Moi, Claude
l’Empereur.
Une autre de mes remarques fortuites eut sur Caligula un effet inattendu. Quelqu’un ayant parlé par hasard de l’épilepsie, je racontai que les annales de Carthage faisaient d’Hannibal un épileptique, et qu’Alexandre et Jules César avaient été également sujets à ce mal mystérieux, qui semblait presque inévitablement lié au génie militaire. Caligula dressa l’oreille. Quelques jours plus tard il nous donnait en plein Sénat l’imitation parfaite d’une crise d’épilepsie, avec chute sur le sol, cris perçants, écume aux lèvres – de la mousse de savon, probablement.
Le peuple de Rome était encore assez heureux. Caligula donnait des représentations et des combats : il jetait de l’argent à la foule du haut de la tribune oratoire ou des fenêtres du palais. Peu lui importait, à elle, qu’il se mariât ou divorçât à son gré et mît à mort quelques courtisans. Caligula voulait voir toutes les places du théâtre ou du cirque occupées, et les couloirs combles ; aussi, les jours de spectacle, remettait-il tous les procès et suspendait-il tous les deuils, afin que personne n’eût d’excuse pour s’abstenir. Il avait fait aussi plusieurs innovations, comme de permettre d’apporter des coussins, de porter un chapeau de paille les jours de soleil et de venir pieds nus – même les sénateurs, qui étaient censés donner l’exemple de l’austérité.
Quand je pus enfin, pour la première fois depuis près d’un an, aller passer quelques jours à Capoue, la première question que me posa Calpurnia fut celle-ci :
— Combien reste-t-il des vingt millions, Claude, dans la cassette privée ?

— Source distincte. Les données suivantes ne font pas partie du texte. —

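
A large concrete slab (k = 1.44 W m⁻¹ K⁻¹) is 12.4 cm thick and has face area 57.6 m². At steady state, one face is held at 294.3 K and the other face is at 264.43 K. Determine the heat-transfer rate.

Q = kA·ΔT/L = 1.44 × 57.6 × |294.3 K − 264.43 K| / 0.124 = 20000 W

Q = 20000 W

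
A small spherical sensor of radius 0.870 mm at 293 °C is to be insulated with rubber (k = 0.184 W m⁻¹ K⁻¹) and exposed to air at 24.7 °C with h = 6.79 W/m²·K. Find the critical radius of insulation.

For a sphere, r_cr = 2k_ins/h = 2·0.184/6.79 = 0.0542 m = 5.42 cm

r_cr = 5.42 cm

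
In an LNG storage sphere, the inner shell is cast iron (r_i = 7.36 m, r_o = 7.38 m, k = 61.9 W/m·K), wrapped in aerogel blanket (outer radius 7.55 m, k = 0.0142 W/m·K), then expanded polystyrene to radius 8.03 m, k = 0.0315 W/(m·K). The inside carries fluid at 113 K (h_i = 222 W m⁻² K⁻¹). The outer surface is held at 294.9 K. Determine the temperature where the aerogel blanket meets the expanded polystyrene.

T = 196.9 K

Treat each layer as a resistance in series:
  R_conv,in = 1/(4πr²h) = 1/(4π·7.36²·222) = 6.617×10^-6 K/W
  R_cast iron = (1/7.36 − 1/7.38)/(4πk) = 3.682×10^-4/(4π·61.9) = 4.734×10^-7 K/W
  R_aerogel blanket = (1/7.38 − 1/7.55)/(4πk) = 0.003051/(4π·0.0142) = 0.01710 K/W
  R_expanded polystyrene = (1/7.55 − 1/8.03)/(4πk) = 0.007917/(4π·0.0315) = 0.02000 K/W
ΣR = 6.617×10^-6 + 4.734×10^-7 + 0.01710 + 0.02000 = 0.03711 K/W
Q = ΔT/ΣR = (113 K − 294.9 K)/0.03711 = -4902 W
From the inner boundary to the aerogel blanket/expanded polystyrene interface, ΣR_partial = 0.01711 K/W.
T_interface = T_in − Q·ΣR_partial = 113 K − (-4902)(0.01711) = 196.9 K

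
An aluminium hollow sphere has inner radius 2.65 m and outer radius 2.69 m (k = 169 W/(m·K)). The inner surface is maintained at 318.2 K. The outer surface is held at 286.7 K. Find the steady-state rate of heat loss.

Q = 11900 kW

Q = 4πk·ΔT/(1/r₁ − 1/r₂) = 4π × 169 × 31.5 / (1/2.65 − 1/2.69) = 1.19×10^7 W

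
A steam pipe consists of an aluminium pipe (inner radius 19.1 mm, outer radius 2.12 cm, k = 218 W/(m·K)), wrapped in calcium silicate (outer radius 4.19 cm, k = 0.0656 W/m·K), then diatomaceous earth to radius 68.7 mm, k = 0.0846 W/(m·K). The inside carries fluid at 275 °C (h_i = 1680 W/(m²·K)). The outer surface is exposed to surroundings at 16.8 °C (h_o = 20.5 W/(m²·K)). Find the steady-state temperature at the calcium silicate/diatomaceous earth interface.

Series thermal resistances, inner to outer:
  R'_conv,in = 1/(2πr h) = 1/(2π·0.0191·1680) = 0.004960 m·K/W
  R'_aluminium = ln(0.0212/0.0191)/(2πk) = 0.1043/(2π·218) = 7.616×10^-5 m·K/W
  R'_calcium silicate = ln(0.0419/0.0212)/(2πk) = 0.6813/(2π·0.0656) = 1.653 m·K/W
  R'_diatomaceous earth = ln(0.0687/0.0419)/(2πk) = 0.4945/(2π·0.0846) = 0.9302 m·K/W
  R'_conv,out = 1/(2πr h) = 1/(2π·0.0687·20.5) = 0.1130 m·K/W
ΣR = 0.004960 + 7.616×10^-5 + 1.653 + 0.9302 + 0.1130 = 2.701 m·K/W
Q' = ΔT/ΣR = (275 °C − 16.8 °C)/2.701 = 95.59 W/m
From the inner boundary to the calcium silicate/diatomaceous earth interface, ΣR_partial = 1.658 m·K/W.
T_interface = T_in − Q'·ΣR_partial = 275 °C − (95.59)(1.658) = 117 °C

T = 117 °C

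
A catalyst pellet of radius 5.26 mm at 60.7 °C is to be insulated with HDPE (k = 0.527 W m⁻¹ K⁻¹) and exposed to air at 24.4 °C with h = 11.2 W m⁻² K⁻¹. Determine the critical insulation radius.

For a sphere, r_cr = 2k_ins/h = 2·0.527/11.2 = 0.0941 m = 9.41 cm

r_cr = 9.41 cm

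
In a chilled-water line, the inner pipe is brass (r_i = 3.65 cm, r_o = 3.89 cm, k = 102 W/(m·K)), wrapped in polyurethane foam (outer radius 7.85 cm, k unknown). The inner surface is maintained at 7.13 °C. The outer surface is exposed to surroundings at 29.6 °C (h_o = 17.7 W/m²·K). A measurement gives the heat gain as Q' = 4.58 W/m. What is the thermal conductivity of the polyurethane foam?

ΣR = ΔT/Q' = |7.13 − 29.6|/4.58 = 4.906 m·K/W
Known resistances:
  R'_brass = ln(0.0389/0.0365)/(2πk) = 0.06368/(2π·102) = 9.937×10^-5 m·K/W
  R'_conv,out = 1/(2πr h) = 1/(2π·0.0785·17.7) = 0.1145 m·K/W
R_polyurethane foam = ΣR − ΣR_known = 4.906 − 0.1146 = 4.791 m·K/W
ln(r₂/r₁)/(2πk) = 4.791 ⇒ k = 0.7021/(2π·4.791) = 0.0233 W/m·K

k = 0.0233 W/m·K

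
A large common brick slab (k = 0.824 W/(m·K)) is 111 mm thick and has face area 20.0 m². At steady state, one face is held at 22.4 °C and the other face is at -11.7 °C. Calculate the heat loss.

Q = 5060 W

Q = kA·ΔT/L = 0.824 × 20.0 × |22.4 °C − -11.7 °C| / 0.111 = 5060 W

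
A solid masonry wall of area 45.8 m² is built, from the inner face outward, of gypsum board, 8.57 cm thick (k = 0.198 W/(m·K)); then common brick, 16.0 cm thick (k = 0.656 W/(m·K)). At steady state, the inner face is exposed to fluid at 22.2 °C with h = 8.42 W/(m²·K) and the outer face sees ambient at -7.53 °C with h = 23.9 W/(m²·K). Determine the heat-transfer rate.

Q = 1630 W

Series thermal resistances, inner to outer:
  R_conv,in = 1/(hA) = 1/(8.42·45.8) = 0.002593 K/W
  R_gypsum board = L/(kA) = 0.0857/(0.198·45.8) = 0.009450 K/W
  R_common brick = L/(kA) = 0.160/(0.656·45.8) = 0.005325 K/W
  R_conv,out = 1/(hA) = 1/(23.9·45.8) = 9.136×10^-4 K/W
ΣR = 0.002593 + 0.009450 + 0.005325 + 9.136×10^-4 = 0.01828 K/W
Q = ΔT/ΣR = (22.2 °C − -7.53 °C)/0.01828 = 1630 W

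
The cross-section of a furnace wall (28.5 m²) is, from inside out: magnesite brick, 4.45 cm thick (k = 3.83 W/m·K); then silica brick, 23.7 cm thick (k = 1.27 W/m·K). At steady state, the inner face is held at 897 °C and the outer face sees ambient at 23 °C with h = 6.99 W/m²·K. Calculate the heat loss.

Q = 73.0 kW

Resistance network (inner→outer):
  R_magnesite brick = L/(kA) = 0.0445/(3.83·28.5) = 4.077×10^-4 K/W
  R_silica brick = L/(kA) = 0.237/(1.27·28.5) = 0.006548 K/W
  R_conv,out = 1/(hA) = 1/(6.99·28.5) = 0.005020 K/W
ΣR = 4.077×10^-4 + 0.006548 + 0.005020 = 0.01198 K/W
Q = ΔT/ΣR = (897 °C − 23 °C)/0.01198 = 73000 W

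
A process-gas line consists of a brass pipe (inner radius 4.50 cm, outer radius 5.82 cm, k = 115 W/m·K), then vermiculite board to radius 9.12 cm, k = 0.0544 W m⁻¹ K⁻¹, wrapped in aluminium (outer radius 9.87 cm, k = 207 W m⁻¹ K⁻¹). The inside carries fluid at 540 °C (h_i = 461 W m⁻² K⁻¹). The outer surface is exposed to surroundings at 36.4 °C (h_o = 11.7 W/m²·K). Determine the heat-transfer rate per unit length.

Q' = 345 W/m

Treat each layer as a resistance in series:
  R'_conv,in = 1/(2πr h) = 1/(2π·0.0450·461) = 0.007672 m·K/W
  R'_brass = ln(0.0582/0.0450)/(2πk) = 0.2572/(2π·115) = 3.560×10^-4 m·K/W
  R'_vermiculite board = ln(0.0912/0.0582)/(2πk) = 0.4492/(2π·0.0544) = 1.314 m·K/W
  R'_aluminium = ln(0.0987/0.0912)/(2πk) = 0.07903/(2π·207) = 6.076×10^-5 m·K/W
  R'_conv,out = 1/(2πr h) = 1/(2π·0.0987·11.7) = 0.1378 m·K/W
ΣR = 0.007672 + 3.560×10^-4 + 1.314 + 6.076×10^-5 + 0.1378 = 1.460 m·K/W
Q' = ΔT/ΣR = (540 °C − 36.4 °C)/1.460 = 345 W/m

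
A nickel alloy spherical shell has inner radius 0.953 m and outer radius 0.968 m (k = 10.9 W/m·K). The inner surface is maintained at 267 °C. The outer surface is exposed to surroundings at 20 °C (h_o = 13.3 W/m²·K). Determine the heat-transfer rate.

Treat each layer as a resistance in series:
  R_nickel alloy = (1/0.953 − 1/0.968)/(4πk) = 0.01626/(4π·10.9) = 1.187×10^-4 K/W
  R_conv,out = 1/(4πr²h) = 1/(4π·0.968²·13.3) = 0.006385 K/W
ΣR = 1.187×10^-4 + 0.006385 = 0.006504 K/W
Q = ΔT/ΣR = (267 °C − 20 °C)/0.006504 = 38000 W

Q = 38.0 kW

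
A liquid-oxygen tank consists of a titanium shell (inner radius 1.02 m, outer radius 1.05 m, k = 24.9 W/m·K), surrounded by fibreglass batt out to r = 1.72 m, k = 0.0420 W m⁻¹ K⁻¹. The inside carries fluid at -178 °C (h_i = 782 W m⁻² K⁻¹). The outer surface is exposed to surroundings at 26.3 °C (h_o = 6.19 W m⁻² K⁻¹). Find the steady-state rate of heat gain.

Resistance network (inner→outer):
  R_conv,in = 1/(4πr²h) = 1/(4π·1.02²·782) = 9.781×10^-5 K/W
  R_titanium = (1/1.02 − 1/1.05)/(4πk) = 0.02801/(4π·24.9) = 8.952×10^-5 K/W
  R_fibreglass batt = (1/1.05 − 1/1.72)/(4πk) = 0.3710/(4π·0.0420) = 0.7029 K/W
  R_conv,out = 1/(4πr²h) = 1/(4π·1.72²·6.19) = 0.004346 K/W
ΣR = 9.781×10^-5 + 8.952×10^-5 + 0.7029 + 0.004346 = 0.7074 K/W
Q = ΔT/ΣR = (-178 °C − 26.3 °C)/0.7074 = -289 W
(Negative Q ⇒ heat flows inward; heat gain = 289 W.)

Q = 289 W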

— Moins de cinq, je pense. Il a construit des bateaux de plaisance en bois de cèdre, les a surchargés d’or, incrustés de pierreries, pourvus de bains et de jardins ; il a commencé soixante temples nouveaux et parle de creuser un canal à travers l’isthme de Corinthe. Il prend des bains de nard et d’huile de violettes. Il y a deux jours, il a donné vingt mille pièces d’or à Eutychus, le conducteur Vert Poireau, pour avoir gagné une course très disputée.
— Le Vert Poireau gagne toujours ?
— Toujours. Ou presque. L’autre jour l’Écarlate est arrivé premier et le peuple l’a acclamé. On commençait à en avoir assez de voir toujours ce Vert Poireau. L’Empereur était furieux. Le lendemain le conducteur Écarlate et l’attelage vainqueur étaient morts. Empoisonnés. Ce n’est pas la première fois que cela arrive.
— L’an prochain, à pareille époque, les choses iront mal pour toi, mon pauvre Claude. À propos, veux-tu voir tes comptes ? Comme je te l’ai écrit, c’est une mauvaise année. Le bétail mort, les vols, l’incendie des meules de blé… Tu perds au moins deux mille pièces d’or.
— Je n’y puis rien, répliquai-je. À vrai dire, en ce moment, je tremble plutôt pour ma vie que pour ma fortune.
— Te maltraite-t-on ?
— Oui. On se moque perpétuellement de moi – surtout l’Empereur.
— Que te fait-on ?
— Oh ! des farces. Des seaux d’eau suspendus au-dessus de ma porte ; des grenouilles dans mon lit, ou de dégoûtants mignons qui sentent la myrrhe. Tu connais mon horreur des grenouilles et des mignons. Si je viens à m’endormir après dîner on me bombarde de noyaux de dattes, on m’attache des souliers aux mains ou on me fait sonner l’avertisseur d’incendie dans les oreilles. Je n’ai jamais le temps de travailler. Si par hasard je m’y mets, on renverse l’encrier sur mon travail. Et on ne prend jamais au sérieux ce que je dis.
— Es-tu le seul souffre-douleur ?
— Le favori. L’officiel.
— Claude, tu as plus de chance que tu ne l’imagines. Garde ta place jalousement. Ne laisse personne te la prendre.
— Que veux-tu dire, enfant ?
— Je veux dire qu’on ne tue pas son souffre-douleur. On est cruel envers lui, on lui fait peur, on le dépouille – mais on ne le tue pas.
— Calpurnia, dis-je, tu es très intelligente. Maintenant écoute-moi : j’ai encore de l’argent ; je vais t’acheter une belle robe de soie, une boîte à cosmétiques en or, un singe apprivoisé et un paquet de tiges de cannelle.
Elle sourit.
— Je préférerais le cadeau en espèces. Combien avais-tu l’intention d’y mettre ?
— Environ sept cents.
— Très bien. Cela pourra servir un de ces jours. Merci, mon bon Claude.